Introduction

In August 2021, the week before I moved to The Hague to begin this master’s degree program, I spent a week in rural Kentucky as part of a residency with New York City-based ensemble Longleash. We spent this week developing, rehearsing, and recording a new work together,1 but this week also left me a significant amount of time to explore the place we were staying. This residency was hosted at the Loretto Motherhouse, a spiritual center for the Sisters of Loretto,2 tucked away in a very small central-Kentucky community with a long-standing interest in hosting artist residencies — making curious, wandering musicians not that unexpected even on a property otherwise populated solely by nuns. The property has been in use since 1796 and still has buildings in use from as early as 1816. This, of course, means that not all of the property is optimal for modern use, with a handful of buildings maintained only for the purpose of historical preservation, including one building that houses a coal pit. One of the Sisters of the community noted to me that the coal pit hadn’t been in use since the 1950s, at which point the community was connected to the regional power grid and gradually did not have to rely on coal for its energy needs; but even still, the pit remained almost full, a bridge between the modern and the antiquated — and, as the same Sister noted, always ready to be relied on once again in the event of major power outages during winter.
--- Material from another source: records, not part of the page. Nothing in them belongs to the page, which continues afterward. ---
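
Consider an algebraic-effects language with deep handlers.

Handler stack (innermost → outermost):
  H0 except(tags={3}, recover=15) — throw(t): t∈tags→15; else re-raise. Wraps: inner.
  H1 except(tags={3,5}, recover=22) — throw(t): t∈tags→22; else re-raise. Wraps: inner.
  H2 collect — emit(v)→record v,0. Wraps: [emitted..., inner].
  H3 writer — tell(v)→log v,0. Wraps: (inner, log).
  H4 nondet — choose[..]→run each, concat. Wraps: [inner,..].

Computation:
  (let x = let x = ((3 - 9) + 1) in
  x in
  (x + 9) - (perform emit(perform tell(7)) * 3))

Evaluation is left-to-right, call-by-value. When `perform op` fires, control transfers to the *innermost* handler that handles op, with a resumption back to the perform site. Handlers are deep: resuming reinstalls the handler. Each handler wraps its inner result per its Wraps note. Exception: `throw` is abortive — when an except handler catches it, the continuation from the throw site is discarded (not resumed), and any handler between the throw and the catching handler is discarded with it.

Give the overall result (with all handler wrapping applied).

Evaluation trace:
tell(7) @ H3 ⇒ log+=7
emit(0) @ H2 ⇒ out+=0
H0 returns 4
H1 returns 4
H2 returns [0, 4]
H3 returns ([0, 4], (7))
H4 returns [([0, 4], (7))]
= [([0, 4], (7))]

Answer: [([0, 4], (7))]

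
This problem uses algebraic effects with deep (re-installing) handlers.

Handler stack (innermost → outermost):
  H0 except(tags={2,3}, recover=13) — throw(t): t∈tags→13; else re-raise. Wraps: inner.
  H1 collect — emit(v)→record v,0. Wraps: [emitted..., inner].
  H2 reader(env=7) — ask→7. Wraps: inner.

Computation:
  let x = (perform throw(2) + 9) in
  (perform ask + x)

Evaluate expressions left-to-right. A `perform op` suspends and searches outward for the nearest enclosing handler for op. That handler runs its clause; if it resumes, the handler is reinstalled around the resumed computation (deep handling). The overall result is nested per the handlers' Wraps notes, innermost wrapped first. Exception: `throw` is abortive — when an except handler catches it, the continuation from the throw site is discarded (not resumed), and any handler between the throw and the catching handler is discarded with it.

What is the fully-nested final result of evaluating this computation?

Answer: [13]

Step-by-step:
throw(2) @ H0 caught ⇒ 13
H1 returns [13]
H2 returns [13]
= [13]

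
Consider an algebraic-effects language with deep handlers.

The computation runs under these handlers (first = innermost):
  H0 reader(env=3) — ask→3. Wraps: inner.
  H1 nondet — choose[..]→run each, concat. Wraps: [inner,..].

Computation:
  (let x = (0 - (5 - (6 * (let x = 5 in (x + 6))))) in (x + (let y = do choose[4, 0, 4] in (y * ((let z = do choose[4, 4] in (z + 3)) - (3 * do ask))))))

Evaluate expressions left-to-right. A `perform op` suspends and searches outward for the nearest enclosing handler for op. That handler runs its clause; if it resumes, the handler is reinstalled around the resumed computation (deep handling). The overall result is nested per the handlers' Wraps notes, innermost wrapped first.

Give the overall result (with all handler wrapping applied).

Answer: [53, 53, 61, 61, 53, 53]

Working:
choose[4, 0, 4] @ H1
  branch[0] choose=4:
    choose[4, 4] @ H1
      branch[0] choose=4:
        ask @ H0 ⇒ 3
        H0 returns 53
        H1 returns [53]
      branch[1] choose=4:
        ask @ H0 ⇒ 3
        H0 returns 53
        H1 returns [53]
  branch[1] choose=0:
    choose[4, 4] @ H1
      branch[0] choose=4:
        ask @ H0 ⇒ 3
        H0 returns 61
        H1 returns [61]
      branch[1] choose=4:
        ask @ H0 ⇒ 3
        H0 returns 61
        H1 returns [61]
  branch[2] choose=4:
    choose[4, 4] @ H1
      branch[0] choose=4:
        ask @ H0 ⇒ 3
        H0 returns 53
        H1 returns [53]
      branch[1] choose=4:
        ask @ H0 ⇒ 3
        H0 returns 53
        H1 returns [53]
= [53, 53, 61, 61, 53, 53]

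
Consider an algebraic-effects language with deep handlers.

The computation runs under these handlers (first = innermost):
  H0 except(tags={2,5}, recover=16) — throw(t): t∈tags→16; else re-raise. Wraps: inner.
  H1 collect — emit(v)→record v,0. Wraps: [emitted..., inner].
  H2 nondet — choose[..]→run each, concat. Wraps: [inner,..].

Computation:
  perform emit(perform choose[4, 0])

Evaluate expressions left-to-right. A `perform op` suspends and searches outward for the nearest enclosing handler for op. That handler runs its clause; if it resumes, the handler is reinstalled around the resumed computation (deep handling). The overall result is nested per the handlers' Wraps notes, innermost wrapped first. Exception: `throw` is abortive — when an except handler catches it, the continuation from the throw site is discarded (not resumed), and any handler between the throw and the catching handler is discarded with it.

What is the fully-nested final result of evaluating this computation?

Answer: [[4, 0], [0, 0]]

Step-by-step:
choose[4, 0] @ H2
  branch[0] choose=4:
    emit(4) @ H1 ⇒ out+=4
    H0 returns 0
    H1 returns [4, 0]
    H2 returns [[4, 0]]
  branch[1] choose=0:
    emit(0) @ H1 ⇒ out+=0
    H0 returns 0
    H1 returns [0, 0]
    H2 returns [[0, 0]]
= [[4, 0], [0, 0]]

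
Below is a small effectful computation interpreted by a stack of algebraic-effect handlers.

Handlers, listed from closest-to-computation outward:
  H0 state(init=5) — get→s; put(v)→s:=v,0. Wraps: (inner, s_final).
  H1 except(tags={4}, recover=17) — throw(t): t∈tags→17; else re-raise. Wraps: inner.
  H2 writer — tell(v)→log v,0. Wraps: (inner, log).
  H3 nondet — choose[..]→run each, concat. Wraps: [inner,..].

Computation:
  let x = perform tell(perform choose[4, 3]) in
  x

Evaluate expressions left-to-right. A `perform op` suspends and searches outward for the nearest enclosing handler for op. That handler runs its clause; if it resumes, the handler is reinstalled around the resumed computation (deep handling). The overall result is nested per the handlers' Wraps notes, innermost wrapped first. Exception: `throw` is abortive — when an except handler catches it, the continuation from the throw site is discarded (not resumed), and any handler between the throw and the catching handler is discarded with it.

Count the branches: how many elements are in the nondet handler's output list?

Answer: 2

Working:
choose[4, 3] @ H3
  branch[0] choose=4:
    tell(4) @ H2 ⇒ log+=4
    H0 returns (0, 5)
    H1 returns (0, 5)
    H2 returns ((0, 5), (4))
    H3 returns [((0, 5), (4))]
  branch[1] choose=3:
    tell(3) @ H2 ⇒ log+=3
    H0 returns (0, 5)
    H1 returns (0, 5)
    H2 returns ((0, 5), (3))
    H3 returns [((0, 5), (3))]
= [((0, 5), (4)), ((0, 5), (3))]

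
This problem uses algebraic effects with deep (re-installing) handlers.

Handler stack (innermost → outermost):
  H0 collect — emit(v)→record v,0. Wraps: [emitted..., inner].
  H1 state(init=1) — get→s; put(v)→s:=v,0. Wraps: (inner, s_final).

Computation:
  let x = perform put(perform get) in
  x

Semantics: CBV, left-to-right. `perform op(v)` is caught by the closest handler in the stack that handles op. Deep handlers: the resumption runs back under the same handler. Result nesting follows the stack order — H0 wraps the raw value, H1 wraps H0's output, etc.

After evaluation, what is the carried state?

Answer: 1

Step-by-step:
get @ H1 ⇒ 1
put(1) @ H1 ⇒ s:=1
H0 returns [0]
H1 returns ([0], 1)
= ([0], 1)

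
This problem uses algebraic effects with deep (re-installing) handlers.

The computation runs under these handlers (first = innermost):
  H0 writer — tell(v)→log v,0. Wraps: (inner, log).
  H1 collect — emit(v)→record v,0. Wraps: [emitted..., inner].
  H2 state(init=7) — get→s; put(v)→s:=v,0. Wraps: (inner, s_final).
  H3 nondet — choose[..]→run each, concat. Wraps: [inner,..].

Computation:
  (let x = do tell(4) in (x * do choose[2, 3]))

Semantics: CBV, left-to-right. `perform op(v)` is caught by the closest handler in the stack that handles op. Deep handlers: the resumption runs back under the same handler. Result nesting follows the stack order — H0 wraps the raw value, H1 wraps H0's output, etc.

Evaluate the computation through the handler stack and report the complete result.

Step-by-step:
tell(4) @ H0 ⇒ log+=4
choose[2, 3] @ H3
  branch[0] choose=2:
    H0 returns (0, (4))
    H1 returns [(0, (4))]
    H2 returns ([(0, (4))], 7)
    H3 returns [([(0, (4))], 7)]
  branch[1] choose=3:
    H0 returns (0, (4))
    H1 returns [(0, (4))]
    H2 returns ([(0, (4))], 7)
    H3 returns [([(0, (4))], 7)]
= [([(0, (4))], 7), ([(0, (4))], 7)]

Answer: [([(0, (4))], 7), ([(0, (4))], 7)]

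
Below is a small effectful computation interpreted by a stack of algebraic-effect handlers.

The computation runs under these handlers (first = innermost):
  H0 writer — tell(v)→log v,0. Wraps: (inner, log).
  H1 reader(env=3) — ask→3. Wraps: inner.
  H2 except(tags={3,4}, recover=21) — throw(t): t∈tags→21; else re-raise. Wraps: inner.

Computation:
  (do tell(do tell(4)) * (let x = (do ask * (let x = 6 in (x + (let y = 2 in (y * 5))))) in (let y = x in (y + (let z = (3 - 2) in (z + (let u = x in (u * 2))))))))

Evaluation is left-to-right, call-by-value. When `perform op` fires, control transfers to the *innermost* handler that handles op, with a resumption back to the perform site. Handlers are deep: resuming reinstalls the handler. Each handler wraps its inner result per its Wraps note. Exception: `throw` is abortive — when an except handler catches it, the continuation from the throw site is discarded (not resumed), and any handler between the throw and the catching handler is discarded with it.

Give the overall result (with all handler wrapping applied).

Answer: (0, (4, 0))

Evaluation trace:
tell(4) @ H0 ⇒ log+=4
tell(0) @ H0 ⇒ log+=0
ask @ H1 ⇒ 3
H0 returns (0, (4, 0))
H1 returns (0, (4, 0))
H2 returns (0, (4, 0))
= (0, (4, 0))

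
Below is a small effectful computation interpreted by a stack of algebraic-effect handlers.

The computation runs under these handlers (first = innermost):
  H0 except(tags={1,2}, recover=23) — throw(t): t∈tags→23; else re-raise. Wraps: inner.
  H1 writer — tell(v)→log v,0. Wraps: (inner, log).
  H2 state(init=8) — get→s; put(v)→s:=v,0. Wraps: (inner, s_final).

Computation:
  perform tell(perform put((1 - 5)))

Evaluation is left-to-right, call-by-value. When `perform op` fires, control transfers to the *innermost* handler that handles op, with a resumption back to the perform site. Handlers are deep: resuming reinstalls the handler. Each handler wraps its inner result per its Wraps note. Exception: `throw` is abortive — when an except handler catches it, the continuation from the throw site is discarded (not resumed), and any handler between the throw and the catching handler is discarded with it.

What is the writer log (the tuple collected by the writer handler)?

Step-by-step:
put(-4) @ H2 ⇒ s:=-4
tell(0) @ H1 ⇒ log+=0
H0 returns 0
H1 returns (0, (0))
H2 returns ((0, (0)), -4)
= ((0, (0)), -4)

Answer: (0)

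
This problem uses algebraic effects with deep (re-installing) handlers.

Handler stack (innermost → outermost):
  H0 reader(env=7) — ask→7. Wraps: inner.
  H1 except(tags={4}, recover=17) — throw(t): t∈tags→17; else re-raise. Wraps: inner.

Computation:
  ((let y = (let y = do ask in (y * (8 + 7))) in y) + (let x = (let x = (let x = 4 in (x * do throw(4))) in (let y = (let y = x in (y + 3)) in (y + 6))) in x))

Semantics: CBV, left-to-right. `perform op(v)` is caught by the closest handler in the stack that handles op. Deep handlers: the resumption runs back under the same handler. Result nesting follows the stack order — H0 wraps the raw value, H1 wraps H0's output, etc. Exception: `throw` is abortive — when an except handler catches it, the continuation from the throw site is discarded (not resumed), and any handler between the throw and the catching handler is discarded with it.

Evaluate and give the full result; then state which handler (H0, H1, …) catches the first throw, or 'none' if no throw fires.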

Shortly after I discovered the coal pit and learned more about it, I was walking on the property making field recordings with a handheld Zoom recorder. Displeased with the experience, I switched from the recorder’s built-in microphone to the only other microphone I had: A small telephone pickup microphone, to be used as a cheap, low-power electromagnetic field microphone. Coal actually emits electromagnetic radiation,3 and though it certainly does not do so at the strength to be picked up by such a small electromagnetic coil as the one I was using, I said What’s to lose? and left the device in the coal pit for a short recording session.

This recording did not teach me anything about coal — I seriously doubt that its presence had any impact on the recording whatsoever, much as I would have wanted it to. However, its placement told me everything about the place itself. This recording taken in a static, seemingly silent environment was in fact full of energy and change. The power grid hummed constantly: Passing cars outside brought huge bursts of interference; workers and community members going by with cell phones brought slow, gradual change. In a place where modernity had passed by with time, the world remained in quiet, constant motion just outside, the past and future deeply intertwined. Each sound raised questions that could not easily be answered: What was its source? Who or what was responsible? 


This is just one field recording in a whole universe full of them and full of places, but that’s somewhat the point. An unused coal pit was revealed as the hotbed of activity it always was, a living relic — with an emphasis on living. In this recording, place is heard and felt, not just seen, as the world vibrates, hums, and crackles in ways that we find only when we’re willing to search.